I want to try that dd command. For fun. Just to see what happens on OpenBSD.

No lasting effects are there? Besides a crash, afterwards I shouldn't have any memory issues, right?

I tried this in a FreeBSD VM and it booted fine afterwards. OpenBSD wouldn't let me do it at all for some reason.

Obviously no warranty on bare metal/systems that are actually used for anything.

worth noting that it can be trivially workarounded by adding an asterisk at the end: `rm -rf /*` still works.
Fair enough, but on the other hand there's nothing preventing you from just putting --no-preserve-root in the command either. I see the feature as something to prevent accidents, not as a way to secure the rm command.
That version will helpfully leave behind any .files lingering in /
Maybe run `sudo chmod -R 000 /` instead. Can't get charged with destroying any data, but it's a huge pain to get a system working again from that. Only done it twice; hope never to do so again.
Curious to know how you recover from that? How do you what permissions to assign back to files and directories?
Depending on how you define "fix," the common way (if the machine has already been rebooted and you're locked out of the session) is to boot via a live distro, mount the filesystem, and change permissions to get a usable system back. There are various other methods depending on the machine state and requirements, too, so it's definitely recoverable from a working machine standpoint. Changing permissions back to what they used to be is a rabbit hole that varies depending on your distro, machine-specific requirements, and any special permissions setup by you and your admins.
It's a pain-and-a-half. I'm not sure any system ever recovers fully, but you basically run chmod -R's on most of the important directories and then fix the many services that will surely fail once you can get a shell.

More specifically, I used a bunch of these links until I could get a shell, then manually-fixed the rest.

https://askubuntu.com/questions/308939/how-to-reset-default-...

https://askubuntu.com/questions/508359/restore-default-syste...
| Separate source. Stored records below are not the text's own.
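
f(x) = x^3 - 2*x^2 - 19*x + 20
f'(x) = 3*x^2 - 4*x - 19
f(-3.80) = 8.45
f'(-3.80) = 39.52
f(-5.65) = -116.86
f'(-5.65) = 99.37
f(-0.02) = 20.38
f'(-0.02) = -18.92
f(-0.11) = 22.06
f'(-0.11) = -18.52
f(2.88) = -27.42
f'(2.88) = -5.64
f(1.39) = -7.59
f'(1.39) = -18.76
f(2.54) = -24.78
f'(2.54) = -9.81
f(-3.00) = 32.00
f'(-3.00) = 20.00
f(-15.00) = -3520.00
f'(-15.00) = 716.00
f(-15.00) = -3520.00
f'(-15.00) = 716.00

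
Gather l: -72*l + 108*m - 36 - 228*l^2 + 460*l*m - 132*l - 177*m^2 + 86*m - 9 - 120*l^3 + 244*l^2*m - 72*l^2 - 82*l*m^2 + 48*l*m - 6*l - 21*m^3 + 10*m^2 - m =-120*l^3 + l^2*(244*m - 300) + l*(-82*m^2 + 508*m - 210) - 21*m^3 - 167*m^2 + 193*m - 45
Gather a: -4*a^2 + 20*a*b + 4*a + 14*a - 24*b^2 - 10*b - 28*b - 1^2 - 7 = -4*a^2 + a*(20*b + 18) - 24*b^2 - 38*b - 8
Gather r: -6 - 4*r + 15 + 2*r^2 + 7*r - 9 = 2*r^2 + 3*r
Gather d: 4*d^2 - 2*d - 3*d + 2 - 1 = 4*d^2 - 5*d + 1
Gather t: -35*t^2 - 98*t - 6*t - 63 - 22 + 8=-35*t^2 - 104*t - 77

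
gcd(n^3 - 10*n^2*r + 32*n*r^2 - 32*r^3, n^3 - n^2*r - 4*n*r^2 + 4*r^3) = -n + 2*r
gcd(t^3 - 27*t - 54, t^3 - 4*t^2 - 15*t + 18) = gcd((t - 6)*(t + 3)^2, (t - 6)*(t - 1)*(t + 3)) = t^2 - 3*t - 18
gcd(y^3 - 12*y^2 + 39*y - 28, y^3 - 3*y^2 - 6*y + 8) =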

Can confirm. I kept getting permission errors on something I was testing, and in desperation ran `chmod -R 777` thinking I was in my project dir. I was actually at root. After a bunch attempts to recover, I ended up saving the data I cared about and doing a fresh install. 0/10 would not recommend.
Curious to know what circumstances led up to someone doing that and if they were charged for other violations.
A modern shell should prevent you from directly executing pasted code.